The format of these two table files matches that of the tables in the paper (tables 1 and 2).

However, to generate these tables quickly, the recreate-results.sh script performs fewer samples and runs our benchmarks on smaller inputs than in the paper's tables. For this reason, the results from this script will not generally match the tables in the paper. In particular, our speedups generally increase with increased input sizes. (Instructions to create the full experiments are below).

We also welcome you to perform interactive tests with more demanding parameters, described further below.

All our results reported in the paper were from a 2.26 GHz Intel Mac Pro with 16 GB of RAM running Mac OS X 10.6.8. Our original data can be found in oopals15_data_log/. We measure the time taken to perform calculations both processor intensive and memory intensive. Results may vary greatly depending on the system used. The trends should not vary as much, so we encourage reviewers to consider speedups rather than time taken.

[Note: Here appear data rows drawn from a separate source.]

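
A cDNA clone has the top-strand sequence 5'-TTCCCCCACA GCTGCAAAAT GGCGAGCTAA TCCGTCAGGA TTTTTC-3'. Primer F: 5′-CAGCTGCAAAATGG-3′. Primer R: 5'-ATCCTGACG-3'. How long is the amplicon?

Scanning the template, CAGCTGCAAAATGG occurs at positions 9–22; this primer anneals to the bottom strand there with its 3' end pointing downstream.
The reverse primer's reverse complement is CGTCAGGAT, which matches the template at positions 33–41.
Product length = (reverse-primer end) − (forward-primer start) + 1 = 41 − 9 + 1 = 33 bp.

33 bp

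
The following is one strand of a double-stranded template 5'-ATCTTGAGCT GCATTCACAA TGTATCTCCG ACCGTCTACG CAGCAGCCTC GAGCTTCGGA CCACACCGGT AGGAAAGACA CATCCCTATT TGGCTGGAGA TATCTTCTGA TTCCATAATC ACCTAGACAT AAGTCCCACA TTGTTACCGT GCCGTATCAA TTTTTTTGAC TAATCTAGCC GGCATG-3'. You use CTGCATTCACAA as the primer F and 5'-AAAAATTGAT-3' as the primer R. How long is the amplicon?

Scanning the template, CTGCATTCACAA occurs at positions 9–20; this primer anneals to the bottom strand there with its 3' end pointing downstream.
Taking the reverse complement of AAAAATTGAT gives ATCAATTTTT, found at positions 156–165 on the template; the primer anneals here to the top strand with its 3' end pointing upstream.
Product length = (reverse-primer end) − (forward-primer start) + 1 = 165 − 9 + 1 = 157 bp.

157 bp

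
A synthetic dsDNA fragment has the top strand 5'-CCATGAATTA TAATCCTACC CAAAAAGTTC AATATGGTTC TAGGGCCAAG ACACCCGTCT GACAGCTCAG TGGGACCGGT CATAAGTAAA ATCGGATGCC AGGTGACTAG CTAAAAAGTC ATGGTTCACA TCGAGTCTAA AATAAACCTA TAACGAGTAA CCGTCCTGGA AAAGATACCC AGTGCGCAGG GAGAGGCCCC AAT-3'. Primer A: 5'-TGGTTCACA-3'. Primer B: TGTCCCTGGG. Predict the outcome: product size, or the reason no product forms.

No product — primer B has no binding site in the template.

Primer B (TGTCCCTGGG) does not match the top strand, and its reverse complement CCCAGGGACA does not match either.
With no annealing site for primer B, no amplification occurs.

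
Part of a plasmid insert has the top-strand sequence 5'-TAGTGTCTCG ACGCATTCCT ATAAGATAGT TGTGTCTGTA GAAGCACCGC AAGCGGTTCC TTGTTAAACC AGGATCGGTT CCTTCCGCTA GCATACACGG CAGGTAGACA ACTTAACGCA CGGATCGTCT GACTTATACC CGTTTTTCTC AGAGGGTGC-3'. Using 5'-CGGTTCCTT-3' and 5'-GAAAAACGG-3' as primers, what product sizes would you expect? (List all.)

95 bp, 73 bp

The forward primer CGGTTCCTT matches the top strand at positions 54–62, 76–84.
The reverse primer's reverse complement is CCGTTTTTC, matching at positions 140–148.
Each forward site pairs with the reverse site to give a product ending at position 148: sizes 95, 73 bp.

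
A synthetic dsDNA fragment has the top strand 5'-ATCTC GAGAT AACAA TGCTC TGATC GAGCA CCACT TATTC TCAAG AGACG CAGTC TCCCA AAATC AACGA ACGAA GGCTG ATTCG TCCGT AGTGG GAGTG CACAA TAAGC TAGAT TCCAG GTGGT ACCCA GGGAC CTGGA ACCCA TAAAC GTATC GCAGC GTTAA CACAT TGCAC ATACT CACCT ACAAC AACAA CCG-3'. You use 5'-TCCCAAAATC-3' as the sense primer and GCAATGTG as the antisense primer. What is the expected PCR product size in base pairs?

118 bp

The forward primer matches the template at positions 56–65.
The reverse primer's reverse complement is CACATTGC, which matches the template at positions 166–173.
The product runs from position 56 to position 173, so its length is 173 − 56 + 1 = 118 bp.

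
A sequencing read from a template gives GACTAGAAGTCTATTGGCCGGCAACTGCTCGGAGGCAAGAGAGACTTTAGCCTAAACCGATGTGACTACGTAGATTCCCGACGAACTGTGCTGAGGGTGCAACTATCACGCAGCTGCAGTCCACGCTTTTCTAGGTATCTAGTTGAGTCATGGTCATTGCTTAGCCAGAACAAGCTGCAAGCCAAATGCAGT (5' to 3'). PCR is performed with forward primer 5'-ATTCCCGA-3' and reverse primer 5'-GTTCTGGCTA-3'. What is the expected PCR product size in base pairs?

Scanning the template, ATTCCCGA occurs at positions 74–81; this primer anneals to the bottom strand there with its 3' end pointing downstream.
The reverse primer's reverse complement is TAGCCAGAAC, which matches the template at positions 162–171.
Product length = (reverse-primer end) − (forward-primer start) + 1 = 171 − 74 + 1 = 98 bp.

98 bp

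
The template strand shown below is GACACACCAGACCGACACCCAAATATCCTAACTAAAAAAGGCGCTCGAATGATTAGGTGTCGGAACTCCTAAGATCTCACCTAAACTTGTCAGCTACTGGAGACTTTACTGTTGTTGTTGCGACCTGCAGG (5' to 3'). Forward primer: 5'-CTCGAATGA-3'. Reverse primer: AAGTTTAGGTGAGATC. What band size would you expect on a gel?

The forward primer matches the template at positions 44–52.
The reverse primer's reverse complement is GATCTCACCTAAACTT, which matches the template at positions 73–88.
Amplicon spans positions 44–88: 45 bp.

45 bp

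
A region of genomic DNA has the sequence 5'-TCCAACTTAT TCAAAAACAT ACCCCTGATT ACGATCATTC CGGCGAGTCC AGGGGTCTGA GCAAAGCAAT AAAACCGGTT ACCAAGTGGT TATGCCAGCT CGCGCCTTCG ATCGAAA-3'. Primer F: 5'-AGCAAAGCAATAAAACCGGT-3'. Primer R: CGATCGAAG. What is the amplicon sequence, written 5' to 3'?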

  1. (Optional) Recreate the full experiments we reported in our paper.

    • Run the script above with the full option:

      recreate-results.sh full

    • Unlike the short version described above, this invocation of the script (using full) will take most of a day to run, and will require different VM settings. In particular, you'll need to change settings on the VM to allow 8 GB of memory (the default is 4 GB).

    • Our original raw data is in oopals15_data_log/

  2. Let us know if you have any trouble!

Step by step guide to Adapton's OOPSLA'15 Artifact

The Getting Started guide above automatically collects experimental data and re-creates tables from the paper. This section explains how to run individual experiments manually, and explores the other content of the VM image.

Manual Experiments

List-based (and Tree-based) Tests

The test script we ran above is script/test-oopsla15.sh. This script begins with a list of options, which can be edited manually.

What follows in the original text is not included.